When I pulled a sample out about a week ago, it had a slight yeast/fermentation smell, but tasted great. Now, it still tastes good, but the odor has changed. The batch cleared beautifully and I've had not other problems to date.

Help...


----------



## docanddeb (Sep 7, 2011)

You'll need to give the recipe, when you started, the SG, etc.

Did you stabilize BEFORE you added the sugar water?

Debbie


----------



## jmyers63 (Sep 7, 2011)

I used Lon's recipe, with the exception of creating my own yeast starter (using warm water, yeast and slowly introducing the must) as I didn't have any slurry to use. Starting gravity was 1.072, ending at .998. I added Kmeta, sorbate and Sparkloid on 08/22. Last night I proceeded to rack and add the sugar, which brings us up to here.


----------



## jmyers63 (Sep 9, 2011)

Here's an update. The odor has now been described as "dirty sweatsocks". The taste is great if you hold your nose. Any suggestions?

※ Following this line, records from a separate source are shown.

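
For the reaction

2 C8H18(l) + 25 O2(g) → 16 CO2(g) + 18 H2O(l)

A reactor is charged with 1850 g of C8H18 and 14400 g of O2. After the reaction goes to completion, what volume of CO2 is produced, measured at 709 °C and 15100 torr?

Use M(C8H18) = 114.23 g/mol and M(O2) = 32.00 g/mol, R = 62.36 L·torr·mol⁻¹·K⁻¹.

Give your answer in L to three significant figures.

n(C8H18) = 1850 / 114.23 = 16.20 mol
n(O2) = 14400 / 32.00 = 450.0 mol
For 16.20 mol C8H18, stoichiometry requires (25/2) × 16.20 = 202.5 mol O2; 450.0 mol is available, so C8H18 is limiting.
n(CO2) = (16/2) × 16.20 = 129.6 mol
V(CO2) = nRT/P = 129.6 × 62.36 × 982.15 / 15100 = 525.7 L

526 L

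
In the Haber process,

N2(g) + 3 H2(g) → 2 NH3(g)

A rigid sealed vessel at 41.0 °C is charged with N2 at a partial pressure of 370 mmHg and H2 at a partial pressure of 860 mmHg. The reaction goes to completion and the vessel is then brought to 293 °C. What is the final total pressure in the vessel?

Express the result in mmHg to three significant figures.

With V and T fixed, P_i ∝ n_i, so the mole ratios apply directly to partial pressures at 41.0 °C.
P(H2) required for 370 mmHg of N2 = (3/1) × 370 = 1110 mmHg; available 860 mmHg, so H2 is limiting.
P(N2) remaining = 370 − (1/3) × 860 = 83.33 mmHg
P(gaseous products) = (2)/3 × 860 = 573.3 mmHg
P_total at 41.0 °C = 83.33 + 573.3 = 656.6 mmHg
Scaling to 293 °C: P = 656.6 × 566.15/314.15 = 1183 mmHg

1180 mmHg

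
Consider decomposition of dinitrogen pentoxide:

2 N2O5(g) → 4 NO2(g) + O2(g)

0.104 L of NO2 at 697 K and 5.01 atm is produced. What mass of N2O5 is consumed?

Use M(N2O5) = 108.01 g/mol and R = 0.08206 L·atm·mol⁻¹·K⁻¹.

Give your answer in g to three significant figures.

0.492 g

n(NO2) = PV/RT = (5.01 × 0.104) / (0.08206 × 697) = 0.009110 mol
n(N2O5) = (2/4) × 0.009110 = 0.004555 mol
m(N2O5) = 0.004555 × 108.01 = 0.4920 g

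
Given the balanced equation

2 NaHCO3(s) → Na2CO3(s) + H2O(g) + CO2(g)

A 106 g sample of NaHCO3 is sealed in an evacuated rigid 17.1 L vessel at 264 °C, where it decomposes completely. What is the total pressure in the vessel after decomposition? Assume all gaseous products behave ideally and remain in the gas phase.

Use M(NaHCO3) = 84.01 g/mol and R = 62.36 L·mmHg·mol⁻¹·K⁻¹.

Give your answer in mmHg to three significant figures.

2470 mmHg

n(NaHCO3) = 106 / 84.01 = 1.262 mol
n(gas produced) = (2/2) × 1.262 = 1.262 mol
P = nRT/V = 1.262 × 62.36 × 537.15 / 17.1 = 2472 mmHg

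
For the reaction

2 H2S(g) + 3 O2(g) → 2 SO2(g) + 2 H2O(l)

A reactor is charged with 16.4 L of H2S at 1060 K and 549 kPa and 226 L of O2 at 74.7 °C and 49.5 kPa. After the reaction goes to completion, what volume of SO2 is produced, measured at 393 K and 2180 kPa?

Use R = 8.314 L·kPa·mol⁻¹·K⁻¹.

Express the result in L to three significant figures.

n(H2S) = PV/RT = (549 × 16.4) / (8.314 × 1060) = 1.022 mol
n(O2) = PV/RT = (49.5 × 226) / (8.314 × 347.85) = 3.868 mol
For 1.022 mol H2S, stoichiometry requires (3/2) × 1.022 = 1.533 mol O2; 3.868 mol is available, so H2S is limiting.
n(SO2) = (2/2) × 1.022 = 1.022 mol
V(SO2) = nRT/P = 1.022 × 8.314 × 393 / 2180 = 1.532 L

1.53 L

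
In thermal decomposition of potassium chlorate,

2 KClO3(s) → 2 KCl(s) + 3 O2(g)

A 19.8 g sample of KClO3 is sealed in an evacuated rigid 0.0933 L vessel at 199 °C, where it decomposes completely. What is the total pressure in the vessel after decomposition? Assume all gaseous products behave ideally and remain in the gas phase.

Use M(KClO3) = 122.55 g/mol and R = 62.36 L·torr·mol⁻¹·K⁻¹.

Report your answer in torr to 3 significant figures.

n(KClO3) = 19.8 / 122.55 = 0.1616 mol
n(gas produced) = (3/2) × 0.1616 = 0.2424 mol
P = nRT/V = 0.2424 × 62.36 × 472.15 / 0.0933 = 76500 torr

76500 torr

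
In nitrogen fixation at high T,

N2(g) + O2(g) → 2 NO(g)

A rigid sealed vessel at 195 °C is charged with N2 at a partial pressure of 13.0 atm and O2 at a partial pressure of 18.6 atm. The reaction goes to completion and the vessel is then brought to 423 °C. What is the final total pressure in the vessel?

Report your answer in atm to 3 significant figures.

47.0 atm

At constant V, partial pressures at 195 °C are proportional to moles, so apply stoichiometry directly to pressures.
P(O2) required for 13.0 atm of N2 = (1/1) × 13.0 = 13.00 atm; available 18.6 atm, so N2 is limiting.
P(O2) remaining = 18.6 − (1/1) × 13.0 = 5.600 atm
P(gaseous products) = (2)/1 × 13.0 = 26.00 atm
P_total at 195 °C = 5.600 + 26.00 = 31.60 atm
Scaling to 423 °C: P = 31.60 × 696.15/468.15 = 46.99 atm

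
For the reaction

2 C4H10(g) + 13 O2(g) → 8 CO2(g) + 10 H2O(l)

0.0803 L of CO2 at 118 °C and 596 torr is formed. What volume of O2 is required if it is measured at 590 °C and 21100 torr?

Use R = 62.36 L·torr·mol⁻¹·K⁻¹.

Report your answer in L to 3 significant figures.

0.00813 L

n(CO2) = PV/RT = (596 × 0.0803) / (62.36 × 391.15) = 0.001962 mol
n(O2) = (13/8) × 0.001962 = 0.003188 mol
V = nRT/P = 0.003188 × 62.36 × 863.15 / 21100 = 0.008133 L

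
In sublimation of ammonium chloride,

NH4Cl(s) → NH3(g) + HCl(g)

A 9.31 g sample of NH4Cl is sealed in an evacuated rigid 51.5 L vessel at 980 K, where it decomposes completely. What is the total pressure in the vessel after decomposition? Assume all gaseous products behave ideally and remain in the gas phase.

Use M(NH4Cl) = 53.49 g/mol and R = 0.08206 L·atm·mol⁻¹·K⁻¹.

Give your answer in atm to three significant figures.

n(NH4Cl) = 9.31 / 53.49 = 0.1741 mol
n(gas produced) = (2/1) × 0.1741 = 0.3482 mol
P = nRT/V = 0.3482 × 0.08206 × 980 / 51.5 = 0.5437 atm

0.544 atm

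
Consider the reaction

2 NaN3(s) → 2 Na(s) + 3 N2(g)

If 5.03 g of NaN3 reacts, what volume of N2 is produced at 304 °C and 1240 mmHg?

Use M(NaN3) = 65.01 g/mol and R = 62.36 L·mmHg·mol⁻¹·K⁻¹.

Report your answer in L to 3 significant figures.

n(NaN3) = 5.030 / 65.01 = 0.07737 mol
n(N2) = (3/2) × 0.07737 = 0.1161 mol
V = nRT/P = 0.1161 × 62.36 × 577.15 / 1240 = 3.370 L

3.37 L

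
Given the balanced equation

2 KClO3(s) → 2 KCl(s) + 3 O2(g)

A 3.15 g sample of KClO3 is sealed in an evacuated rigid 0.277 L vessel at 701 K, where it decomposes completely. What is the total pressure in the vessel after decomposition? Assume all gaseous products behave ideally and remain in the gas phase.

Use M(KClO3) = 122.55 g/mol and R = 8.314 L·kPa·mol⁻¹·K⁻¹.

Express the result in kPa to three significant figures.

811 kPa

n(KClO3) = 3.15 / 122.55 = 0.02570 mol
n(gas produced) = (3/2) × 0.02570 = 0.03855 mol
P = nRT/V = 0.03855 × 8.314 × 701 / 0.277 = 811.1 kPa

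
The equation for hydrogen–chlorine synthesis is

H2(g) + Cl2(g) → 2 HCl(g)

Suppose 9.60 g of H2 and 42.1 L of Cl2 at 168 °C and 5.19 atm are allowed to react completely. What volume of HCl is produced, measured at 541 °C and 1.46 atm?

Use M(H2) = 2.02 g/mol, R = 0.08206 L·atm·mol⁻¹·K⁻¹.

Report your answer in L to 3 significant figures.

n(H2) = 9.60 / 2.02 = 4.752 mol
n(Cl2) = PV/RT = (5.19 × 42.1) / (0.08206 × 441.15) = 6.036 mol
For 4.752 mol H2, stoichiometry requires (1/1) × 4.752 = 4.752 mol Cl2; 6.036 mol is available, so H2 is limiting.
n(HCl) = (2/1) × 4.752 = 9.504 mol
V(HCl) = nRT/P = 9.504 × 0.08206 × 814.15 / 1.46 = 434.9 L

435 L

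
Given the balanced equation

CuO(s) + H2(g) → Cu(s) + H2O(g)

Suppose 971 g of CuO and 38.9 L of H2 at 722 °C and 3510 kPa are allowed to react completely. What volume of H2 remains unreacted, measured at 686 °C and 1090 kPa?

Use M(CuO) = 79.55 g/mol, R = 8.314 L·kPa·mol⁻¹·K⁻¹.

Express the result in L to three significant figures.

31.4 L

n(CuO) = 971 / 79.55 = 12.21 mol
n(H2) = PV/RT = (3510 × 38.9) / (8.314 × 995.15) = 16.50 mol
For 12.21 mol CuO, stoichiometry requires (1/1) × 12.21 = 12.21 mol H2; 16.50 mol is available, so CuO is limiting.
n(H2) consumed = (1/1) × 12.21 = 12.21 mol; remaining = 16.50 − 12.21 = 4.290 mol
V(H2) = nRT/P = 4.290 × 8.314 × 959.15 / 1090 = 31.39 L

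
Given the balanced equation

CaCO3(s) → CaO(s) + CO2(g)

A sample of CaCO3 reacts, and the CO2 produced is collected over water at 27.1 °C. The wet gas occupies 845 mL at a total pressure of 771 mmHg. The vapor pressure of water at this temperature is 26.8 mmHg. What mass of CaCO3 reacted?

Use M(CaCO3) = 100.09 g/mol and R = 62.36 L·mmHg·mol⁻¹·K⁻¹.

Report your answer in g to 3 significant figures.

P(CO2) = 771 − 26.8 = 744.2 mmHg
n(CO2) = PV/RT = (744.2 × 0.8450) / (62.36 × 300.25) = 0.03359 mol
n(CaCO3) = (1/1) × 0.03359 = 0.03359 mol
m(CaCO3) = 0.03359 × 100.09 = 3.362 g

3.36 g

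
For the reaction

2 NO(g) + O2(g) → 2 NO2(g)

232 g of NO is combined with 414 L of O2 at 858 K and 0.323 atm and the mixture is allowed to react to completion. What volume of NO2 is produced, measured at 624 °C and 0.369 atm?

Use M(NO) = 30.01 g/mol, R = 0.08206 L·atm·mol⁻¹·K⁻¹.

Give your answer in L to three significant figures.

758 L

n(NO) = 232 / 30.01 = 7.731 mol
n(O2) = PV/RT = (0.323 × 414) / (0.08206 × 858) = 1.899 mol
For 7.731 mol NO, stoichiometry requires (1/2) × 7.731 = 3.865 mol O2; 1.899 mol is available, so O2 is limiting.
n(NO2) = (2/1) × 1.899 = 3.798 mol
V(NO2) = nRT/P = 3.798 × 0.08206 × 897.15 / 0.369 = 757.7 L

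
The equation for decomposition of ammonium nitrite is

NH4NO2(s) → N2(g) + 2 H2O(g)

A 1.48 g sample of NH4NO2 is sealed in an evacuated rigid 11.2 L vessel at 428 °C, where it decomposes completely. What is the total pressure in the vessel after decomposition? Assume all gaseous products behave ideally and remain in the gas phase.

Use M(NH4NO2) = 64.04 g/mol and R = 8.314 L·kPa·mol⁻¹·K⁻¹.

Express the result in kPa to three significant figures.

n(NH4NO2) = 1.48 / 64.04 = 0.02311 mol
n(gas produced) = (3/1) × 0.02311 = 0.06933 mol
P = nRT/V = 0.06933 × 8.314 × 701.15 / 11.2 = 36.08 kPa

36.1 kPa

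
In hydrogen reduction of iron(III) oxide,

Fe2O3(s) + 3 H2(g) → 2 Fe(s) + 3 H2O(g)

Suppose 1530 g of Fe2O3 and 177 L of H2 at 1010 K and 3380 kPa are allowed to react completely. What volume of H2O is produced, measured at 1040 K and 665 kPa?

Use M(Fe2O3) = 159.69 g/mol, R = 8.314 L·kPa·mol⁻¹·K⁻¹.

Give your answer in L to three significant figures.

n(Fe2O3) = 1530 / 159.69 = 9.581 mol
n(H2) = PV/RT = (3380 × 177) / (8.314 × 1010) = 71.25 mol
For 9.581 mol Fe2O3, stoichiometry requires (3/1) × 9.581 = 28.74 mol H2; 71.25 mol is available, so Fe2O3 is limiting.
n(H2O) = (3/1) × 9.581 = 28.74 mol
V(H2O) = nRT/P = 28.74 × 8.314 × 1040 / 665 = 373.7 L

374 L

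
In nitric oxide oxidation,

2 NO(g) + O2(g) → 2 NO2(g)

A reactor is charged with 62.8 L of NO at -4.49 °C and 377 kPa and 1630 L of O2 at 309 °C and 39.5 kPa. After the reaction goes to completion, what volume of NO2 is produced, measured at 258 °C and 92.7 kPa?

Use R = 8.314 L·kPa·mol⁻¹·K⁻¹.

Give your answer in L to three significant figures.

n(NO) = PV/RT = (377 × 62.8) / (8.314 × 268.66) = 10.60 mol
n(O2) = PV/RT = (39.5 × 1630) / (8.314 × 582.15) = 13.30 mol
For 10.60 mol NO, stoichiometry requires (1/2) × 10.60 = 5.300 mol O2; 13.30 mol is available, so NO is limiting.
n(NO2) = (2/2) × 10.60 = 10.60 mol
V(NO2) = nRT/P = 10.60 × 8.314 × 531.15 / 92.7 = 505.0 L

505 L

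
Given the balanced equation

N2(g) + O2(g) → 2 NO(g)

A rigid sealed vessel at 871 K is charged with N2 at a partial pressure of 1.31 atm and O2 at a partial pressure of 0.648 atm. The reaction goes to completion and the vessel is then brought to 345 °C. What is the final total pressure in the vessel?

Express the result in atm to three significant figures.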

I did find another site that listed a potential cause for this exact ordor as not adding Kmeta with the sorbate. I followed the recipe here and added them together, along with the Sparkolloid. BTW, their suggestion was to pour it down the drain. Not in my plans at all!


----------



## docanddeb (Sep 9, 2011)

Did you aerate it good throughout the process? 

Debbie


----------



## jmyers63 (Sep 9, 2011)

Thought/hope so. Could that be my problem? And if so, can it be corrected?


----------



## Minnesotamaker (Sep 10, 2011)

Sometimes you can vent off bad odors before bottling. I'd put a small sample in a short glass and whip it good with a whisk, let it sit a short while, and whip it again. See if any of the odor goes away. If the odor decreases, it could just be trapped gas that you may be able to remove before bottling.


----------